Si les « frères Castro » sont Fidel et Raùl, je ne connais pas leurs thèses sur ce thème mais je suis surpris qu'une correspondante du « journal global en espagnol » aux Etats-Unis ignore que ce pays refuse l'accès de Cuba au réseau de câbles sous-marins qui passent près de nos côtes et inflige des amendes aux entreprises qui essaient de vendre de la technologie à l'Ile, comme cela est arrivé l'année dernière avec l'entreprise suédoise Ericson.

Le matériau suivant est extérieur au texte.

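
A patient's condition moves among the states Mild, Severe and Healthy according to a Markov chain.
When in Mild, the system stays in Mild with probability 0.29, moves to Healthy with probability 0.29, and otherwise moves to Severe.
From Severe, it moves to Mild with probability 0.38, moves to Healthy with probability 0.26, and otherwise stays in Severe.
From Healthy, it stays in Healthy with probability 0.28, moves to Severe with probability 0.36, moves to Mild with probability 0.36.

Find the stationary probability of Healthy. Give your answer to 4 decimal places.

0.2758

Let the stationary distribution be π with π = πP and π_1 + π_2 + π_3 = 1.
π_1 = 0.29·π_1 + 0.38·π_2 + 0.36·π_3
π_2 = 0.42·π_1 + 0.36·π_2 + 0.36·π_3
Solving with the normalization constraint gives π = (0.3436, 0.3806, 0.2758).
So the stationary probability of Healthy is 0.2758.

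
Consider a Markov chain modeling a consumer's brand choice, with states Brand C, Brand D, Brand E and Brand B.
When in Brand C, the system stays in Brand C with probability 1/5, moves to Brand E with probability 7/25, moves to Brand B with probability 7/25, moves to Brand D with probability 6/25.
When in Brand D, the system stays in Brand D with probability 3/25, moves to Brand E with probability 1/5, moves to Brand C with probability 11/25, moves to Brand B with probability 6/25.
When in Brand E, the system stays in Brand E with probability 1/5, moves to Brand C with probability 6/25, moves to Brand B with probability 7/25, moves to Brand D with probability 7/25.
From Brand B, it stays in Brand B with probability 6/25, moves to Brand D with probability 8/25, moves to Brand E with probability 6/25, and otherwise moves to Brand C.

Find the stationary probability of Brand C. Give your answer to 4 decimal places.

Let the stationary distribution be π with π = πP and π_1 + π_2 + π_3 + π_4 = 1.
π_1 = 0.2·π_1 + 0.44·π_2 + 0.24·π_3 + 0.2·π_4
π_2 = 0.24·π_1 + 0.12·π_2 + 0.28·π_3 + 0.32·π_4
π_3 = 0.28·π_1 + 0.2·π_2 + 0.2·π_3 + 0.24·π_4
Solving with the normalization constraint gives π = (0.2671, 0.2411, 0.2318, 0.2600).
So the stationary probability of Brand C is 0.2671.

0.2671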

En vivant à Miami, il est encore plus étonnant que Maye Primera ne sache pas de première main que c'est de là que se répartit le budget en millions que Washington consacre chaque année au travail de personnes comme Constantin et Sanchez, c'est pourquoi on pourrait les qualifier très justement de blogueurs pro-nord-américains ou, mieux encore, pro-bushistes parce que leur origine se trouve dans le « Plan pour une Cuba libre » lancé par George W. Bush pour « le changement de régime » à Cuba et qu'Obama maintient.

Yoani Sanchez, certainement, est la collaboratrice d'une ambassade nord-américaine très citée dans les câbles de Wikileaks, quelque chose qu'El Pais ne voulut pas savoir quand il eut accès aux documents du Département d'Etat nord-américain filtrés par l'organisation que dirige Julian Assange. Tout cela est disponible sur internet mais il semble que madame Primera a été contaminée par les habitudes de ses amis à Cuba et aussi aime « naviguer aveuglément » et répéter « les thèses du gouvernement nord-américain » sur l'Ile.